Такова суть вины уцелевших. Она не имеет разумного объяснения. С ней трудно иметь дело, потому что она — так иррациональна!
Я прошёлся по «Аллее 100 пиастров», выбрал девчонку, заплатил своднице 15 долларов сертификатами за всю ночь, купил дюжину бутылок местного пива и ввалился к девке в спальню.
Это была отвратительная маленькая комнатёнка, почти такая же грязная, как и вонючая улица за её стенами. Девчонка немного говорила по-английски; когда я лёг на кровать, она захихикала и попыталась стянуть с меня брюки и ботинки.
— Я тебе не нравиться? — спросила она, когда я схватил её за руки и оттолкнул.
— Нет бум-бум, — сказал я. — Только говорить. Ты и я. Слышишь? Хокай?
Что это со мной, блин? Всякий раз, как я говорю с вьетнамкой, то начинаю изъясняться на птичьем английском, как голливудский индеец.
Девчонка не поняла меня, поэтому я вышел поговорить с мамасан.
— Нет трахаться, мамасан, только говорить, скажи ей, — попробовал объяснить я и показал пальцем на девушку.
Старуха улыбнулась и перевела мои слова. После этого мы прекрасно поладили. Мы сели, скрестив ноги, на маленькую циновку лицом друг к другу, я открыл бутылку «тигриной мочи» и стал заливать свои потроха.
Я не знал, кому я бормотал всё это: девушке, себе, Дэнни? Господи, я не знал. Я был сбит с толку. Не мог разобраться в своих чувствах. Всё во мне перемешалось. Мне просто нужно было выговориться.
Девчонка слушала, улыбалась и кивала — всё слышала и ничего не понимала. Я говорил тихим голосом, и торопливые фразы сменялись придушенными всхлипываниями. Но чем больше я пил, тем трудней становилось сдерживаться. Я не владел собой. Мой защитный панцирь дал трещину. Вскоре полились слёзы, они текли и текли, как будто я собирался плакать вечно.
— Вот так способ оплакать друга, в самом деле, — рыдал я, утирал слёзы и сидел, уставившись в циновку. От слёз я почти ничего не видел, лицо напротив и предметы в комнатушке расплылись.
Мы с Дэнни поклялись, что вернёмся в Сан-Франциско вместе. Когда война для нас кончится и нас отправят на Материк.

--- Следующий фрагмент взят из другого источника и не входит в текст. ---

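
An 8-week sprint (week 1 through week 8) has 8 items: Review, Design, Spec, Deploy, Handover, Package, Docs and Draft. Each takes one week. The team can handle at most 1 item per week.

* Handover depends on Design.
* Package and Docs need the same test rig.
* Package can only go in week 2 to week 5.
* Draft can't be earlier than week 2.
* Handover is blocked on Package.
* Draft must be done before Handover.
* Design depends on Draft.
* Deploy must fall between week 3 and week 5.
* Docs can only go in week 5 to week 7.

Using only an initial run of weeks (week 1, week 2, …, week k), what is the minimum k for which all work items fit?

The precedence chain requires at least 3 distinct weeks.
With at most 1 per week and 8 work items, at least 8 weeks are needed.
Docs can't be placed before week 5, so the schedule must run through at least week 5.
8 works (last occupied week: week 8): for example Draft=week 4, Deploy=week 3, Package=week 2, Design=week 6, Docs=week 5, Review=week 1, Spec=week 8, Handover=week 7.

8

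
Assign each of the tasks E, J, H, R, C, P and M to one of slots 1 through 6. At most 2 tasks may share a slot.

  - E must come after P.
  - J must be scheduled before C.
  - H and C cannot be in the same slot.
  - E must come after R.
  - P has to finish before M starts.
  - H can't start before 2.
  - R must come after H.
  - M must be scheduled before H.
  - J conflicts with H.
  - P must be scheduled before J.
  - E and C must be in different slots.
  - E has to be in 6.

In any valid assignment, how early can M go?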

И тогда мы напьёмся до соплей в том же самом номере, который снимали в гостинице «Мэнкс». Я собирался купить ему самую дорогую шлюху и вручить как подарок за то, что испортил ему шанс немного расслабиться в ноябре.
Мы вместе пили. Вместе смеялись. Вместе ходили маршем. Даже по девкам таскались вместе. И вот теперь его нет.
Сержант Дуган говорил, что если даже мы ничему другому не научимся, то хотя бы узнаем, как умереть настоящими солдатами. Дуган был бы горд. Дэнни погиб ни за что, но пока жизнь не покинула его тела, он успел дать прикурить этим жёлтым как положено.
Интересно, наблюдает ли Дэнни за нами с небес?
Ты здесь, Сейлор? Ты со мной в этом «номере»? Отвечай, солдат, ори в две глотки! Нравится эта девка? Хочешь перепихнуться? За неё заплачено сполна. Вот что я скажу: возьми её себе. Пришёл твой час. Я тебе должен. А когда ты закончишь, можешь топать к жемчужным воротам. Держи хвост пистолетом, парень!
О, тебя здесь нет…
Хотел бы я знать, что скажет Святой Пётр, когда увидит маленького Дэнни Сейлора, пулемётчика, воспаряющего с пулемётными лентами на груди. Хотел бы я знать, смеётся ли он сейчас на Небесах, пьяный в стельку, или говорит: «Эй, война для меня кончена, придурки…желаю оттянуться!»
Зачем ему такая судьба? Зачем?
Девушка снова улыбнулась мне.
Ты действительно мёртв, Дэнни?
Я сказал себе, что глупо убиваться по поводу одного мёртвого солдата, ведь это война, а люди гибнут на войне. Потом представил себе, что могли бы сказать парни из взвода Сейлора, вернувшись в базовый лагерь, поев горячей пищи и приняв холодный душ…
*****— Вот лажа…
— Славный парень этот Сейлор…кто знает, была у него девчонка?
— Думаю, да, но ничего серьёзного. Блин, ну и задира был этот малыш!
— Он обычно шутил, что если нарвётся на них, то на него понадобится много пуль.
— Так и было — целая очередь: прошило тридцатым калибром прямо по середине.
— Ну, бля, я и перешугался! Я всего лишь второй раз в бою.
— Надо было видеть, как он косил узкоглазых — словно бутылки из-под «Кока-Колы» на заборе. Как это коротышки всегда становятся лучшими пулемётчиками?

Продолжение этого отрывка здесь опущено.